Planos menores devem sumir
Diante do envelhecimento contínuo dos brasileiros, a tendência, no mercado de saúde suplementar, é de que as pequenas e médias empresas sejam engolidas pelas grandes em função de dificuldades operacionais. Atualmente, o segmento de maior porte, que contém apenas 45 empresas, é o único que apresenta uma contabilidade saudável — o restante está no limite e por anos seguidos vem registrando números ruins. Apenas em 2010, a diferença entre as receitas e as despesas das pequenas e médias deixou um saldo negativo de R$ 1,2 bilhão. A solução, na visão de executivos do setor, é um projeto engavetado, mas que recorrentemente volta ao debate: o PrevSaúde, um misto de previdência e plano de saúde.
O objetivo, segundo José Cechin, diretor executivo da Federação Nacional de Saúde Suplementar (FenaSaúde) e ex-ministro da Previdência, é agregar uma espécie de previdência ao plano de saúde. Como os custos para manter uma pessoa de idade avançada em um plano são elevados, seria criada uma espécie de poupança ao longo da vida, mas com destinação específica: cobrir a conta da saúde durante a velhice. A depender do produto adquirido, a mensalidade poderia ser paga integral ou parcialmente.

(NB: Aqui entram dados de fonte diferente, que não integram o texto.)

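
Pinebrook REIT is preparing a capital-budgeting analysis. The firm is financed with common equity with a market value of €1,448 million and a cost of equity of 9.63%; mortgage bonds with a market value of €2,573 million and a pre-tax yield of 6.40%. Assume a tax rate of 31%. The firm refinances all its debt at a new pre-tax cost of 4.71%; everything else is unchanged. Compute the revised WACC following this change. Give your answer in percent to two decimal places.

5.55%

After the change:
Total capital V = 1448 + 2573 = 4021.
Equity: weight = 1448/4021 = 0.3601; cost = 9.63%.
Mortgage bonds: weight = 2573/4021 = 0.6399; after-tax cost = 4.71% × (1 − 31%) = 3.2499%.
WACC = 0.3601 × 9.6300% + 0.6399 × 3.2499% = 5.5474%.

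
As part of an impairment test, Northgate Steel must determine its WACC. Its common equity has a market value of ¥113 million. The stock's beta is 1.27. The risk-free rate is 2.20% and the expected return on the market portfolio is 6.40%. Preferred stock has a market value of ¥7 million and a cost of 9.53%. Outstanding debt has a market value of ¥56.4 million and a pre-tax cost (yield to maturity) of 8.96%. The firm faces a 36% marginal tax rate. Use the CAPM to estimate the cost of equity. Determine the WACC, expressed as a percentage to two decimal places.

Market risk premium = 6.4% − 2.2% = 4.2%.
Cost of equity via CAPM: Re = 2.2% + 1.27 × 4.2% = 7.5340%.
Total capital V = 113 + 7 + 56.4 = 176.4.
Equity: weight = 113/176.4 = 0.6406; cost = 7.534%.
Preferred: weight = 7/176.4 = 0.0397; cost = 9.53%.
Debt: weight = 56.4/176.4 = 0.3197; after-tax cost = 8.96% × (1 − 36%) = 5.7344%.
WACC = 0.6406 × 7.5340% + 0.0397 × 9.5300% + 0.3197 × 5.7344% = 7.0378%.

7.04%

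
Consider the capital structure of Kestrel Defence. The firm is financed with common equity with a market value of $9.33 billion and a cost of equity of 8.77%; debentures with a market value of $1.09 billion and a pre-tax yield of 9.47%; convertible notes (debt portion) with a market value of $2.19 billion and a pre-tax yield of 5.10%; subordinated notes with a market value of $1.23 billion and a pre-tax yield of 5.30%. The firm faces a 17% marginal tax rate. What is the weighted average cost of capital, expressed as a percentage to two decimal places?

7.59%

Total capital V = 9.33 + 1.09 + 2.19 + 1.23 = 13.84.
Equity: weight = 9.33/13.84 = 0.6741; cost = 8.77%.
Debentures: weight = 1.09/13.84 = 0.0788; after-tax cost = 9.47% × (1 − 17%) = 7.8601%.
Convertible notes (debt portion): weight = 2.19/13.84 = 0.1582; after-tax cost = 5.1% × (1 − 17%) = 4.2330%.
Subordinated notes: weight = 1.23/13.84 = 0.0889; after-tax cost = 5.3% × (1 − 17%) = 4.3990%.
WACC = 0.6741 × 8.7700% + 0.0788 × 7.8601% + 0.1582 × 4.2330% + 0.0889 × 4.3990% = 7.5920%.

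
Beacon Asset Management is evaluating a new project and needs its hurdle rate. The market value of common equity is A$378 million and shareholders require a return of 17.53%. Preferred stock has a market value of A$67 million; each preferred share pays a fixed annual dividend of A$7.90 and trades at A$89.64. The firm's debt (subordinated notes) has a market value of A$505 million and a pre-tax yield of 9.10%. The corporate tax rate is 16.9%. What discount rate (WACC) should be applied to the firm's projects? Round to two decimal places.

11.62%

Cost of preferred: Rp = 7.9 / 89.64 = 8.8130%.
Total capital V = 378 + 67 + 505 = 950.
Equity: weight = 378/950 = 0.3979; cost = 17.53%.
Preferred: weight = 67/950 = 0.0705; cost = 8.813%.
Subordinated notes: weight = 505/950 = 0.5316; after-tax cost = 9.1% × (1 − 16.9%) = 7.5621%.
WACC = 0.3979 × 17.5300% + 0.0705 × 8.8130% + 0.5316 × 7.5621% = 11.6165%.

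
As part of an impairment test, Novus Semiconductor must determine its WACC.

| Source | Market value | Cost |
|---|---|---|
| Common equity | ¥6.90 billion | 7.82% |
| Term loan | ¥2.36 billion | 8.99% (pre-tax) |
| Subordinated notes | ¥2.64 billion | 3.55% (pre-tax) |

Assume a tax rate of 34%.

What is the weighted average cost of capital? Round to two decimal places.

Total capital V = 6.9 + 2.36 + 2.64 = 11.9.
Equity: weight = 6.9/11.9 = 0.5798; cost = 7.82%.
Term loan: weight = 2.36/11.9 = 0.1983; after-tax cost = 8.99% × (1 − 34%) = 5.9334%.
Subordinated notes: weight = 2.64/11.9 = 0.2218; after-tax cost = 3.55% × (1 − 34%) = 2.3430%.
WACC = 0.5798 × 7.8200% + 0.1983 × 5.9334% + 0.2218 × 2.3430% = 6.2308%.

6.23%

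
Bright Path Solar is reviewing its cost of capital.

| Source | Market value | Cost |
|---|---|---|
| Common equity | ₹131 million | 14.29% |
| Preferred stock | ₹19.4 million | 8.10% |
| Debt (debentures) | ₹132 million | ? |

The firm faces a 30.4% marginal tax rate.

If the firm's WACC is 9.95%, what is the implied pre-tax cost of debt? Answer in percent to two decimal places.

8.50%

Total capital V = 131 + 19.4 + 132 = 282.4.
Equity weight = 131/282.4 = 0.4639.
Preferred weight = 19.4/282.4 = 0.0687.
Debentures weight = 132/282.4 = 0.4674.
Equity contribution = 0.4639 × 14.29% = 6.6289%.
Preferred contribution = 0.0687 × 8.1% = 0.5564%.
Remaining for debt = 9.95% − 7.1853% = 2.7647%.
Rd × (1 − 30.4%) × 0.4674 = 2.7647%  ⇒  Rd = 8.4982%.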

“Se você pegar a população de 2040 e colocar no lugar da de hoje, haveria um aumento entre 40% e 45% nos gastos das operadoras”, calcula Cechin. “Atualmente, de 4% a 5% da população tem investimentos e está preparada para manter uma renda por um longo período depois de parar de trabalhar. Então por que não seguir esse exemplo e poupar durante a vida para não ter problema na velhice?”, questiona. Ainda segundo Cechin, a Agência Nacional de Saúde Suplementar (ANS) estuda um plano de saúde que permita o acúmulo de mensalidades, semelhante a um fundo de pensão, porém ainda não há nada definido. “Não resolve os problemas do aumento contínuo de custos, mas já é uma boa ajuda”, pondera. A ANS foi procurada pela reportagem, mas não respondeu.